At the entrance, for example, we start out with a centerpiece of the tall and willowy stainless-steel “Three Circles” (1958-59), from the Wadsworth Athenaeum. This sculpture is totally individual and the most recent work in the show.

Hanging on the partition behind it are two of the earliest works in the show. One is a very nice, very small gelatin silver print (ca. 1931-33), showing the tableau of a conch shell and perhaps some small sculpture (?).

The other is a somewhat larger untitled painting (ca. 1930). This painting shows a female head in profile and is definitely very ‘30s Picasso.

But – and here’s the point of the exercise -- both the curved conch shell in the photograph and the curve of the head in the painting underline the circular themes of the sculpture.

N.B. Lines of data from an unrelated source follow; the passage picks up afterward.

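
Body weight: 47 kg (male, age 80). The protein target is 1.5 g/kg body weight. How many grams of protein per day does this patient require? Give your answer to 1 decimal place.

Protein = 1.5 g/kg × 47 kg = 70.5 g/day.

70.5 g/day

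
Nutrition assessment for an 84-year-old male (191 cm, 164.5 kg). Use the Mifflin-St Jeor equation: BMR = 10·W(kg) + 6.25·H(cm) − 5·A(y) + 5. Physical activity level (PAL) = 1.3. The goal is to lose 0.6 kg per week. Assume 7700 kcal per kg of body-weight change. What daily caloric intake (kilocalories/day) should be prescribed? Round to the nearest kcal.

2491 kilocalories/day

Mifflin-St Jeor (male): BMR = 10(164.5) + 6.25(191) − 5(84) + 5 = 1645 + 1193.75 − 420 + 5 = 2423.75 kcal/day.
TEE = 2423.75 × 1.3 = 3150.875 kcal/day.
Required daily deficit = 0.6 × 7700 ÷ 7 = 660 kcal/day.
Target intake = 3150.875 − 660 = 2490.875 kcal/day.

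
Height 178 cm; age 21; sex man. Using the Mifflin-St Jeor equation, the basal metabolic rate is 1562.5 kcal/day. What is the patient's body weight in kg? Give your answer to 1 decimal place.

55.0 kg

1562.5 = 10·W + 6.25(178) − 5(21) + 5
10·W = 1562.5 − 1012.5 = 550, so W = 55 kg.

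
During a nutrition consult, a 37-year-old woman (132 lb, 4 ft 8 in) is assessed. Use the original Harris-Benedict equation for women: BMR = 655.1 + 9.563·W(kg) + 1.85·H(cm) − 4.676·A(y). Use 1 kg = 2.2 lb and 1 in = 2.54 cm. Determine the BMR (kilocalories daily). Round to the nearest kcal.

1319 kilocalories daily

Convert to metric: weight = 132 ÷ 2.2 = 60 kg; height = (4×12 + 8) × 2.54 = 56 × 2.54 = 142.24 cm.
Harris-Benedict: BMR = 655.1 + 9.563(60) + 1.85(142.24) − 4.676(37) = 1319.012 kcal/day.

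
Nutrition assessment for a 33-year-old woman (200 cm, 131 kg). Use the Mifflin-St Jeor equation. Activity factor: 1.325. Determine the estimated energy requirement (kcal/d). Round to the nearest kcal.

Mifflin-St Jeor (female): BMR = 10(131) + 6.25(200) − 5(33) − 161 = 1310 + 1250 − 165 − 161 = 2234 kcal/day.
TEE = BMR × activity factor = 2234 × 1.325 = 2960.05 kcal/day.

2960 kcal/d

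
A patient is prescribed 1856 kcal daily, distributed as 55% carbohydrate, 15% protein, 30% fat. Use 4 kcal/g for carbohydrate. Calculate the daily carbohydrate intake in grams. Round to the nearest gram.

255 g/day

Carbohydrate energy = 55% × 1856 = 1020.8 kcal.
At 4 kcal/g: 1020.8 ÷ 4 = 255.2 g.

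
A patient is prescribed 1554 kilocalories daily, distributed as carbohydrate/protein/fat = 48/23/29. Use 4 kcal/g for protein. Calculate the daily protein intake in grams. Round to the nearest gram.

Protein energy = 23% × 1554 = 357.42 kcal.
At 4 kcal/g: 357.42 ÷ 4 = 89.355 g.

89 g/day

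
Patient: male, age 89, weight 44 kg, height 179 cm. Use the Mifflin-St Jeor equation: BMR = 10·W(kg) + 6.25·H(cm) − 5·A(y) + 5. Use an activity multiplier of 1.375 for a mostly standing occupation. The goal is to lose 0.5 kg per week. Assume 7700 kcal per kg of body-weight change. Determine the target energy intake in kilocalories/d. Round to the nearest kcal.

Mifflin-St Jeor (male): BMR = 10(44) + 6.25(179) − 5(89) + 5 = 440 + 1118.75 − 445 + 5 = 1118.75 kcal/day.
TEE = 1118.75 × 1.375 = 1538.2813 kcal/day.
Required daily deficit = 0.5 × 7700 ÷ 7 = 550 kcal/day.
Target intake = 1538.2813 − 550 = 988.2813 kcal/day.

988 kilocalories/d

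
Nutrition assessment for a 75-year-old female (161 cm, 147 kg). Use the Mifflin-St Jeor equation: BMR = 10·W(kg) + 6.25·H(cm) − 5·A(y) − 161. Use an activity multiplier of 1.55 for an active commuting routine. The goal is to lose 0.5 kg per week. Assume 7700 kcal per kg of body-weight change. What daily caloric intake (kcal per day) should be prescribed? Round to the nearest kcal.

Mifflin-St Jeor (female): BMR = 10(147) + 6.25(161) − 5(75) − 161 = 1470 + 1006.25 − 375 − 161 = 1940.25 kcal/day.
TEE = 1940.25 × 1.55 = 3007.3875 kcal/day.
Required daily deficit = 0.5 × 7700 ÷ 7 = 550 kcal/day.
Target intake = 3007.3875 − 550 = 2457.3875 kcal/day.

2457 kcal per day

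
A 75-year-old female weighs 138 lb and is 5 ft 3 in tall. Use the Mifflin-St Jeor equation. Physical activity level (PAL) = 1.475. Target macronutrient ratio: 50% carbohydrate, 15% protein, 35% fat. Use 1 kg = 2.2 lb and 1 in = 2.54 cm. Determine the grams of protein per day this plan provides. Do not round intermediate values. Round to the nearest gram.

60 g/day

Convert to metric: weight = 138 ÷ 2.2 = 62.7273 kg; height = (5×12 + 3) × 2.54 = 63 × 2.54 = 160.02 cm.
Mifflin-St Jeor (female): BMR = 10(62.7273) + 6.25(160.02) − 5(75) − 161 = 627.2727 + 1000.125 − 375 − 161 = 1091.3977 kcal/day.
TEE = 1091.3977 × 1.475 = 1609.8116 kcal/day.
Protein energy = 15% × 1609.8116 = 241.4717 kcal.
Protein = 241.4717 ÷ 4 kcal/g = 60.3679 g.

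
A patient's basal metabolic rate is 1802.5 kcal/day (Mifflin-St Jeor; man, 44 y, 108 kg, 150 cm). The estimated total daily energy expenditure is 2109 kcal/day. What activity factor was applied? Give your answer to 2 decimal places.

1.17

Activity factor = TEE ÷ BMR = 2109 ÷ 1802.5 = 1.17.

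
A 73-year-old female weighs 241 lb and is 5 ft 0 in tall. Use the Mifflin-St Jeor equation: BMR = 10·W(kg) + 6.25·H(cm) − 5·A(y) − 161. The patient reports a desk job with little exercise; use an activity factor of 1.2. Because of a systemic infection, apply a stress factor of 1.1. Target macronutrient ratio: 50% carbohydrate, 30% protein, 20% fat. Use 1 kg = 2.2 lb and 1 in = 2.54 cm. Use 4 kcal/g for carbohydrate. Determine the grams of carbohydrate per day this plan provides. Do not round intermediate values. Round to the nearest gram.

251 g/day

Convert to metric: weight = 241 ÷ 2.2 = 109.5455 kg; height = (5×12 + 0) × 2.54 = 60 × 2.54 = 152.4 cm.
Mifflin-St Jeor (female): BMR = 10(109.5455) + 6.25(152.4) − 5(73) − 161 = 1095.4545 + 952.5 − 365 − 161 = 1521.9545 kcal/day.
TEE = 1521.9545 × 1.2 = 1826.3455 kcal/day.
With stress factor 1.1: 1826.3455 × 1.1 = 2008.98 kcal/day.
Carbohydrate energy = 50% × 2008.98 = 1004.49 kcal.
Carbohydrate = 1004.49 ÷ 4 kcal/g = 251.1225 g.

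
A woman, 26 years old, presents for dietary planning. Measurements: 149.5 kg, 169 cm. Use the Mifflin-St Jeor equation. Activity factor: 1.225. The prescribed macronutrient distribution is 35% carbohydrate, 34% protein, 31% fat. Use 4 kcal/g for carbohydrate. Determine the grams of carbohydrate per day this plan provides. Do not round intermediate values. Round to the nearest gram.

Mifflin-St Jeor (female): BMR = 10(149.5) + 6.25(169) − 5(26) − 161 = 1495 + 1056.25 − 130 − 161 = 2260.25 kcal/day.
TEE = 2260.25 × 1.225 = 2768.8063 kcal/day.
Carbohydrate energy = 35% × 2768.8063 = 969.0822 kcal.
Carbohydrate = 969.0822 ÷ 4 kcal/g = 242.2705 g.

242 g/day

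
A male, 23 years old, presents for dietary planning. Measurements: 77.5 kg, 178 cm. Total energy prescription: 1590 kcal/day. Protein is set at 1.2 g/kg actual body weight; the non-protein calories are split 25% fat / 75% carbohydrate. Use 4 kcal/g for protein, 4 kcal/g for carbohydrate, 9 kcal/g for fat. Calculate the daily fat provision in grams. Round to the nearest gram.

34 g/day

Protein = 1.2 × 77.5 = 93 g → 93 × 4 = 372 kcal.
Non-protein calories = 1590 − 372 = 1218 kcal.
Fat: 25% × 1218 = 304.5 kcal; carbohydrate: 913.5 kcal.
Fat: 304.5 kcal ÷ 9 kcal/g = 33.8333 g.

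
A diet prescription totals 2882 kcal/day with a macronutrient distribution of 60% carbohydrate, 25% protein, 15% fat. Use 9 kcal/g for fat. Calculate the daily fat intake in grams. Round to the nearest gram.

48 g/day

Fat energy = 15% × 2882 = 432.3 kcal.
At 9 kcal/g: 432.3 ÷ 9 = 48.0333 g.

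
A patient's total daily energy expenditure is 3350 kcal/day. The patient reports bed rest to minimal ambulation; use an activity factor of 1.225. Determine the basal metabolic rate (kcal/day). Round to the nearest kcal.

2735 kcal/day

BMR = TEE ÷ activity factor = 3350 ÷ 1.225 = 2734.6939 kcal/day.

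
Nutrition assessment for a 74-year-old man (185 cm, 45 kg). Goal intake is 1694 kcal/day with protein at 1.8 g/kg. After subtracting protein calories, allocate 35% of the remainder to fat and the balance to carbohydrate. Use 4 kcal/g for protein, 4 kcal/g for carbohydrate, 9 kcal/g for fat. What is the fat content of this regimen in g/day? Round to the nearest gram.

Protein = 1.8 × 45 = 81 g → 81 × 4 = 324 kcal.
Non-protein calories = 1694 − 324 = 1370 kcal.
Fat: 35% × 1370 = 479.5 kcal; carbohydrate: 890.5 kcal.
Fat: 479.5 kcal ÷ 9 kcal/g = 53.2778 g.

53 g/day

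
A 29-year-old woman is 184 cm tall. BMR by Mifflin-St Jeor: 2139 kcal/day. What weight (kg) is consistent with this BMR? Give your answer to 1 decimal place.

129.5 kg

2139 = 10·W + 6.25(184) − 5(29) − 161
10·W = 2139 − 844 = 1295, so W = 129.5 kg.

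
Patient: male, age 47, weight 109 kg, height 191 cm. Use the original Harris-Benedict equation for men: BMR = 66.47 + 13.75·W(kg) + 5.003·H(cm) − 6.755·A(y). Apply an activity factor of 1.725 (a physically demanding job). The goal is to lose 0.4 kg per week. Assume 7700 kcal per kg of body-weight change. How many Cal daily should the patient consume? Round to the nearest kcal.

Harris-Benedict: BMR = 66.47 + 13.75(109) + 5.003(191) − 6.755(47) = 2203.308 kcal/day.
TEE = 2203.308 × 1.725 = 3800.7063 kcal/day.
Required daily deficit = 0.4 × 7700 ÷ 7 = 440 kcal/day.
Target intake = 3800.7063 − 440 = 3360.7063 kcal/day.

3361 Cal daily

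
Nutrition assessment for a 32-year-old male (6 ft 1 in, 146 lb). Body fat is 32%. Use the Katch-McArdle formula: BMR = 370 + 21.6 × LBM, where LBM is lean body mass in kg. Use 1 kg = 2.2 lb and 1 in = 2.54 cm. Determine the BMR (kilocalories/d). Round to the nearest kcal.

Convert to metric: weight = 146 ÷ 2.2 = 66.3636 kg; height = (6×12 + 1) × 2.54 = 73 × 2.54 = 185.42 cm.
LBM = 66.3636 × (1 − 0.32) = 45.1273 kg. Katch-McArdle: BMR = 370 + 21.6 × 45.1273 = 1344.7491 kcal/day.

1345 kilocalories/d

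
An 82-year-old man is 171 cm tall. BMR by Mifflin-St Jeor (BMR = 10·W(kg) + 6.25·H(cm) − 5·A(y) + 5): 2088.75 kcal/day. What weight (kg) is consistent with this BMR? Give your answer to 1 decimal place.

142.5 kg

2088.75 = 10·W + 6.25(171) − 5(82) + 5
10·W = 2088.75 − 663.75 = 1425, so W = 142.5 kg.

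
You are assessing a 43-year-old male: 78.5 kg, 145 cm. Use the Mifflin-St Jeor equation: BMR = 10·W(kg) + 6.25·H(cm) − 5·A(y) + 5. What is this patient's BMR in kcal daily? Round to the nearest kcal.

Mifflin-St Jeor (male): BMR = 10(78.5) + 6.25(145) − 5(43) + 5 = 785 + 906.25 − 215 + 5 = 1481.25 kcal/day.

1481 kcal daily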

This group is complimented by another arrangement in the same area, with – in the foreground, two more sculptures. One is the splendidly buxom “Agricola VIII” (1952), a steel and bronze from a private collection, and the other, a very small steel-and-bronze “Reclining Figure” (1935) from the estate that I absolutely wigged out over.

On the partition behind hang another gelatin silver print & two ink drawings, also from the estate and again suggesting analogies with the sculpture.

Nobody should try and confuse “David Smith: Origins & Innovations” with a definitive retrospective, such as I saw at the Guggenheim in 2006 – and before then, in 1969.

There are none of Smith’s best-known and bigger masterpieces here, no “Australia,” no “Hudson River Landscape,” no “Cubis” from the 60s.

But a cool and perceptive eye has chosen examples of Smith’s oeuvre that not only illustrate the show’s thesis but also demonstrate that even in his lesser sculptures he maintained the same powerful muscularity, superb wit and masterful craftsmanship.

However we may dispute Smith’s achievements in two-dimensional media, everything looks at the very least good in this show, and the combinations really work together.